Menakar Nasional(isme) Anak Pesisir


Strategi pengelolaan Lingkungan Dan Pemberdayaan Masyarakat Pesisir Lewat Hukum Sasi

Oleh: Gafur Djali


Abstrak

Masyarakat pesisir adalah potret buram kemiskinan di negeri ini. Ketimpangan pembangunan akibat strategi pembangunan yang kurang adil dan kerusakan lingkungan akibat industrialisasi atau ulah manusia adalah situasi yang semakin menyudutkan masyarakat pesisir.
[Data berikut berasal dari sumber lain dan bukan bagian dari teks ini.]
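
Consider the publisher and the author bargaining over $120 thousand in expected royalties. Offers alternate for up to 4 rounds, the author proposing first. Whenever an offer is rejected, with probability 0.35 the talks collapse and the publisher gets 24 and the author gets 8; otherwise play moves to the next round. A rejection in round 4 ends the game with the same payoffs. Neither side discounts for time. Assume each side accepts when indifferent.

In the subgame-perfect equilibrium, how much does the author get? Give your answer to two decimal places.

51.81

Round 4 (the publisher proposes): the author gets 8 if talks fail, so the publisher offers 8 and keeps 112.
Round 3 (the author proposes): rejecting gives the publisher an expected 0.65 × 112 + 0.35 × 24 = 81.2, so the author offers 81.2, keeping 38.8.
Round 2 (the publisher proposes): rejecting gives the author an expected 0.65 × 38.8 + 0.35 × 8 = 28.02; the publisher offers that and keeps 91.98.
Round 1 (the author proposes): rejecting gives the publisher an expected 0.65 × 91.98 + 0.35 × 24 = 68.187; the author offers that and keeps 51.813.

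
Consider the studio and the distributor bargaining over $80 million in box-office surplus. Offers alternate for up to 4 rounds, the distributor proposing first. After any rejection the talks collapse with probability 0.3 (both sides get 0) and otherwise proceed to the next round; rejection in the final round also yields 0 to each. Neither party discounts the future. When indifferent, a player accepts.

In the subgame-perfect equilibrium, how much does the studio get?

44.24

By backward induction:
Round 4 (the studio proposes): the distributor will accept anything ≥ 0, so the studio offers 0 and keeps 80.
Round 3 (the distributor proposes): rejecting gives the studio an expected 0.7 × 80 = 56; the distributor offers that and keeps 24.
Round 2 (the studio proposes): rejecting gives the distributor an expected 0.7 × 24 = 16.8. The studio offers 16.8 and keeps 80 − 16.8 = 63.2.
Round 1 (the distributor proposes): rejecting gives the studio an expected 0.7 × 63.2 = 44.24. The distributor offers 44.24 and keeps 80 − 44.24 = 35.76.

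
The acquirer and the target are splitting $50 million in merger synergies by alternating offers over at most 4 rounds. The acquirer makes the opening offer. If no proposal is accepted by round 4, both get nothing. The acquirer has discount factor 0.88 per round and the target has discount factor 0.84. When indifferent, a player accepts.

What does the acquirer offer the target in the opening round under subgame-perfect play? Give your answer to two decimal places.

Work backward from the last round.
Round 4 (the target proposes): rejection yields 0 for the acquirer; the target offers 0 and keeps 50.
Round 3 (the acquirer proposes): the target can get 50 next round, worth 0.84 × 50 = 42 now; the acquirer offers that and keeps 8.
Round 2 (the target proposes): the acquirer can get 8 next round, worth 0.88 × 8 = 7.04 now; the target offers that and keeps 42.96.
Round 1 (the acquirer proposes): the target can get 42.96 next round, worth 0.84 × 42.96 = 36.0864 now. The acquirer offers 36.0864 and keeps 50 − 36.0864 = 13.9136.

36.09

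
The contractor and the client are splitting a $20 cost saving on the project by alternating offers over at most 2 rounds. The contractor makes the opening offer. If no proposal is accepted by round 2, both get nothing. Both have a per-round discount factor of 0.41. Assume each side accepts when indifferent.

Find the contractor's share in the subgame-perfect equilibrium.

11.8

By backward induction:
Round 2 (the client proposes): the contractor will accept anything ≥ 0, so the client offers 0 and keeps 20.
Round 1 (the contractor proposes): the client can get 20 next round, worth 0.41 × 20 = 8.2 now, so the contractor offers 8.2, keeping 11.8.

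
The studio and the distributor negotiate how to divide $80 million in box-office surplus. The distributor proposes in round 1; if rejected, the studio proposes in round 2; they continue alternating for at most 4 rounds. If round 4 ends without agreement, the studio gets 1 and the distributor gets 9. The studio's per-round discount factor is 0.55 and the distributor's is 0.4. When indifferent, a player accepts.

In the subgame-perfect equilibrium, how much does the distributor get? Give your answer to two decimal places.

45.01

Round 4 (the studio proposes): the distributor gets 9 if talks fail, so the studio offers 9 and keeps 71.
Round 3 (the distributor proposes): the studio can get 71 next round, worth 0.55 × 71 = 39.05 now, so the distributor offers 39.05, keeping 40.95.
Round 2 (the studio proposes): the distributor can get 40.95 next round, worth 0.4 × 40.95 = 16.38 now. The studio offers 16.38 and keeps 80 − 16.38 = 63.62.
Round 1 (the distributor proposes): the studio can get 63.62 next round, worth 0.55 × 63.62 = 34.991 now. The distributor offers 34.991 and keeps 80 − 34.991 = 45.009.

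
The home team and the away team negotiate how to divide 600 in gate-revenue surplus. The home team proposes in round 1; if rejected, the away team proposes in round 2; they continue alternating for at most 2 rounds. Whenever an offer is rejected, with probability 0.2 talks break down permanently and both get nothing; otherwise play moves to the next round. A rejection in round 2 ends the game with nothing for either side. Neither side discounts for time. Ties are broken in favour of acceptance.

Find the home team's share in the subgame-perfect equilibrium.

120

Round 2 (the away team proposes): rejection yields 0 for the home team; the away team offers 0 and keeps 600.
Round 1 (the home team proposes): rejecting gives the away team an expected 0.8 × 600 = 480, so the home team offers 480, keeping 120.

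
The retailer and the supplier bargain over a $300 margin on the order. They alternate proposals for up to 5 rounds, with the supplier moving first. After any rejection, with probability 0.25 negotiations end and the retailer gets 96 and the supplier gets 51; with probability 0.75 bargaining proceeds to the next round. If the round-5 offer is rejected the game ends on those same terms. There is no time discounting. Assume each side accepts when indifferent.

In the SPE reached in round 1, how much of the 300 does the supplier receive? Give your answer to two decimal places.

159.18

Round 5 (the supplier proposes): the retailer gets 96 if talks fail, so the supplier offers 96 and keeps 204.
Round 4 (the retailer proposes): rejecting gives the supplier an expected 0.75 × 204 + 0.25 × 51 = 165.75. The retailer offers 165.75 and keeps 300 − 165.75 = 134.25.
Round 3 (the supplier proposes): rejecting gives the retailer an expected 0.75 × 134.25 + 0.25 × 96 = 124.6875. The supplier offers 124.6875 and keeps 300 − 124.6875 = 175.3125.
Round 2 (the retailer proposes): rejecting gives the supplier an expected 0.75 × 175.3125 + 0.25 × 51 = 144.234375. The retailer offers 144.234375 and keeps 300 − 144.234375 = 155.765625.
Round 1 (the supplier proposes): rejecting gives the retailer an expected 0.75 × 155.765625 + 0.25 × 96 = 140.82421875; the supplier offers that and keeps 159.17578125.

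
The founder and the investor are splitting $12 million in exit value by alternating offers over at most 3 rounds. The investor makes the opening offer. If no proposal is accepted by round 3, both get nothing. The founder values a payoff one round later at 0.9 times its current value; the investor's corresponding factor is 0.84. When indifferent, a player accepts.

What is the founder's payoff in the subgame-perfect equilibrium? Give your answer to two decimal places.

Round 3 (the investor proposes): the founder will accept anything ≥ 0, so the investor offers 0 and keeps 12.
Round 2 (the founder proposes): the investor can get 12 next round, worth 0.84 × 12 = 10.08 now. The founder offers 10.08 and keeps 12 − 10.08 = 1.92.
Round 1 (the investor proposes): the founder can get 1.92 next round, worth 0.9 × 1.92 = 1.728 now. The investor offers 1.728 and keeps 12 − 1.728 = 10.272.

1.73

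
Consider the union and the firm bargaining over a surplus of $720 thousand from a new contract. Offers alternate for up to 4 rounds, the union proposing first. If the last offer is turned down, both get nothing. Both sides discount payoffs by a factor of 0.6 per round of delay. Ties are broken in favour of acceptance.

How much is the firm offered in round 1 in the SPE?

328.32

Work backward from the last round.
Round 4 (the firm proposes): the union will accept anything ≥ 0, so the firm offers 0 and keeps 720.
Round 3 (the union proposes): the firm can get 720 next round, worth 0.6 × 720 = 432 now, so the union offers 432, keeping 288.
Round 2 (the firm proposes): the union can get 288 next round, worth 0.6 × 288 = 172.8 now, so the firm offers 172.8, keeping 547.2.
Round 1 (the union proposes): the firm can get 547.2 next round, worth 0.6 × 547.2 = 328.32 now, so the union offers 328.32, keeping 391.68.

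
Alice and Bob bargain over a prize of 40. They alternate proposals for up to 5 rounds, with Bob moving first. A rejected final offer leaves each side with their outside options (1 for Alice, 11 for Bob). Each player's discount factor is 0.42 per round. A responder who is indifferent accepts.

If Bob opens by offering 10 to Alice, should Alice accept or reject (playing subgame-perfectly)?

Reject

Round 5 (Bob proposes): Alice gets 1 if talks fail, so Bob offers 1 and keeps 39.
Round 4 (Alice proposes): Bob can get 39 next round, worth 0.42 × 39 = 16.38 now; Alice offers that and keeps 23.62.
Round 3 (Bob proposes): Alice can get 23.62 next round, worth 0.42 × 23.62 = 9.9204 now; Bob offers that and keeps 30.0796.
Round 2 (Alice proposes): Bob can get 30.0796 next round, worth 0.42 × 30.0796 = 12.633432 now, so Alice offers 12.633432, keeping 27.366568.
So by rejecting in round 1, Alice gets 27.366568 next round, worth 0.42 × 27.366568 = 11.49395856 now.
Offer 10 < 11.49395856, so Alice rejects.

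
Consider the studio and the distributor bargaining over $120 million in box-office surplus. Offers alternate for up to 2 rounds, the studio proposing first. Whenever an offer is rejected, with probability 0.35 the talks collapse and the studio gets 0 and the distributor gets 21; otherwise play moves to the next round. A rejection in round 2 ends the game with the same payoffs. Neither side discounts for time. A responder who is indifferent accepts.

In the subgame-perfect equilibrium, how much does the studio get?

34.65

Round 2 (the distributor proposes): rejection yields 0 for the studio; the distributor offers 0 and keeps 120.
Round 1 (the studio proposes): rejecting gives the distributor an expected 0.65 × 120 + 0.35 × 21 = 85.35, so the studio offers 85.35, keeping 34.65.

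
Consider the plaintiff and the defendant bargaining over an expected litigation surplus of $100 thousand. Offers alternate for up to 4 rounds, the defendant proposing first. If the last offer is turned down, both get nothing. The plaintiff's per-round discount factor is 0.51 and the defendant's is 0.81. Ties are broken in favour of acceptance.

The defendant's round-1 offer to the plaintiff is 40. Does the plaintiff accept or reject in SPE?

Accept

Round 4 (the plaintiff proposes): rejection yields 0 for the defendant; the plaintiff offers 0 and keeps 100.
Round 3 (the defendant proposes): the plaintiff can get 100 next round, worth 0.51 × 100 = 51 now. The defendant offers 51 and keeps 100 − 51 = 49.
Round 2 (the plaintiff proposes): the defendant can get 49 next round, worth 0.81 × 49 = 39.69 now. The plaintiff offers 39.69 and keeps 100 − 39.69 = 60.31.
So by rejecting in round 1, the plaintiff gets 60.31 next round, worth 0.51 × 60.31 = 30.7581 now.
Offer 40 ≥ 30.7581, so the plaintiff accepts.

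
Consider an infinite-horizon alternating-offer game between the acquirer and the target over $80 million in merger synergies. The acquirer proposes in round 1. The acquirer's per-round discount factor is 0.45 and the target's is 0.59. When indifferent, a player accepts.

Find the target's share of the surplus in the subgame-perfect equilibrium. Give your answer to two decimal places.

35.34

In a stationary SPE each proposer offers the other exactly their discounted continuation value.
If the acquirer keeps x when proposing and the target keeps y when proposing, then x = 80 − 0.59y and y = 80 − 0.45x.
Solving: x = 80(1 − 0.59) / (1 − 0.45·0.59) = 32.8 / 0.7345 ≈ 44.6562.
The target gets 80 − 44.6562 ≈ 35.3438.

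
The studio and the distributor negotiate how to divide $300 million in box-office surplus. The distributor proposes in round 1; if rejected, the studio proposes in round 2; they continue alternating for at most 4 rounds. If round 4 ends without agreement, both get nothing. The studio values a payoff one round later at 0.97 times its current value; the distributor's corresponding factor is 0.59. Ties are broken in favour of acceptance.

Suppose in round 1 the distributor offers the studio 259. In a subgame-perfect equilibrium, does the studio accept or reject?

Round 4 (the studio proposes): rejection yields 0 for the distributor; the studio offers 0 and keeps 300.
Round 3 (the distributor proposes): the studio can get 300 next round, worth 0.97 × 300 = 291 now; the distributor offers that and keeps 9.
Round 2 (the studio proposes): the distributor can get 9 next round, worth 0.59 × 9 = 5.31 now; the studio offers that and keeps 294.69.
So by rejecting in round 1, the studio gets 294.69 next round, worth 0.97 × 294.69 = 285.8493 now.
Offer 259 < 285.8493, so the studio rejects.

Reject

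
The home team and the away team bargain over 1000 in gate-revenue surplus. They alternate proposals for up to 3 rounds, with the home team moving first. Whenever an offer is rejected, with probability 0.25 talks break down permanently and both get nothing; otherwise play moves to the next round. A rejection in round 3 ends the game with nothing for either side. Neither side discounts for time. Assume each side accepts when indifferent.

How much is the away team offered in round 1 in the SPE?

187.5

By backward induction:
Round 3 (the home team proposes): the away team will accept anything ≥ 0, so the home team offers 0 and keeps 1000.
Round 2 (the away team proposes): rejecting gives the home team an expected 0.75 × 1000 = 750. The away team offers 750 and keeps 1000 − 750 = 250.
Round 1 (the home team proposes): rejecting gives the away team an expected 0.75 × 250 = 187.5. The home team offers 187.5 and keeps 1000 − 187.5 = 812.5.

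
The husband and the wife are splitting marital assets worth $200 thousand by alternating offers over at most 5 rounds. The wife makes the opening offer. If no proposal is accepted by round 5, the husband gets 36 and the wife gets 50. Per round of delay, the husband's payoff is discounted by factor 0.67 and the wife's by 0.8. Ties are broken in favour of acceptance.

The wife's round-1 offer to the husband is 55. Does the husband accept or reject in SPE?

Accept

Round 5 (the wife proposes): the husband gets 36 if talks fail, so the wife offers 36 and keeps 164.
Round 4 (the husband proposes): the wife can get 164 next round, worth 0.8 × 164 = 131.2 now, so the husband offers 131.2, keeping 68.8.
Round 3 (the wife proposes): the husband can get 68.8 next round, worth 0.67 × 68.8 = 46.096 now. The wife offers 46.096 and keeps 200 − 46.096 = 153.904.
Round 2 (the husband proposes): the wife can get 153.904 next round, worth 0.8 × 153.904 = 123.1232 now, so the husband offers 123.1232, keeping 76.8768.
So by rejecting in round 1, the husband gets 76.8768 next round, worth 0.67 × 76.8768 = 51.507456 now.
Offer 55 ≥ 51.507456, so the husband accepts.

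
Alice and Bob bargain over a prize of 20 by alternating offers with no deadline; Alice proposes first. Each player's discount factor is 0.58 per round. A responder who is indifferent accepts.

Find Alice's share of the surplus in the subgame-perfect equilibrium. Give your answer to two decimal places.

12.66

When Alice proposes, Bob accepts any offer worth at least 0.58 times what Bob would get by proposing next round; and vice versa.
This gives x = 20 − 0.58y and y = 20 − 0.58x, where x and y are each side's share when it proposes.
Hence (1 − 0.58·0.58)x = 20(1 − 0.58), i.e. 0.6636·x = 8.4.
x ≈ 12.6582; Bob's share is 20 − x ≈ 7.3418.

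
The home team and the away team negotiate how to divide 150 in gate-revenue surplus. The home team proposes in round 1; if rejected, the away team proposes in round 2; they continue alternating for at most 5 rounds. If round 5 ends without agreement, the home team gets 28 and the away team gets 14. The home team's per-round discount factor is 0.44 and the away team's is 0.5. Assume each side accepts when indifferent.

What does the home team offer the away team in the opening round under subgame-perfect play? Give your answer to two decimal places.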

Di saat peran struktural pemerintah urung terlaksana, maka dibutuhkan strategi pengembangan berbasis pada kekuatan kultural masyarakat, komunitas masyarakat lokal atau masyarakat adat. Strategi tersebut sebagai upaya pengelolaan lingkungan dan pemberdayaan masyarakat pesisir. Pada tulisan ini, saya meminjam kebijakan adat yang umumnya dijalankan di Maluku. Pengelolaan lingkungan dan pemberdayaan masyarakat, berbasis pada kearifan lokal masyarakat Maluku. Yaitu hukum Sasi.


“Nenek moyangku seorang pelaut, maka di laut kita jaya”
Kita semua mungkin sangat akrab dengan ungkapan di atas. Terlebih bagi saya, anak pesisir yang dididik oleh laut. Bagi saya, laut seakan jadi tempat bermain sekaligus rumah yang sangat nyaman. Ungkapan di atas terkadang jadi yel-yel atau nyanyian ketika kami (anak-anak pesisir) sedang memancing, berenang atau sekadar bersantai di pantai bersama teman-teman. Ketika itu, kami sungguh yakin bahwa daerah pesisir (pantai dan laut) adalah tempat paling menyengkan di muka bumi. Dari pesisir pantai, mata begitu luas memandang, menatap cahaya mega senja yang menembus kolong-kolong langit, tanpa batas sampai menyentuh garis cakrawala. Menyelami dasar laut membuat kami seakan menemukan surga kehidupan penuh warna. Kami seakan menemukan kawan-kawan baru, bermain bersama ikan-ikan aneka spesis, terumbukarang aneka bentuk serta biota laut lainnya.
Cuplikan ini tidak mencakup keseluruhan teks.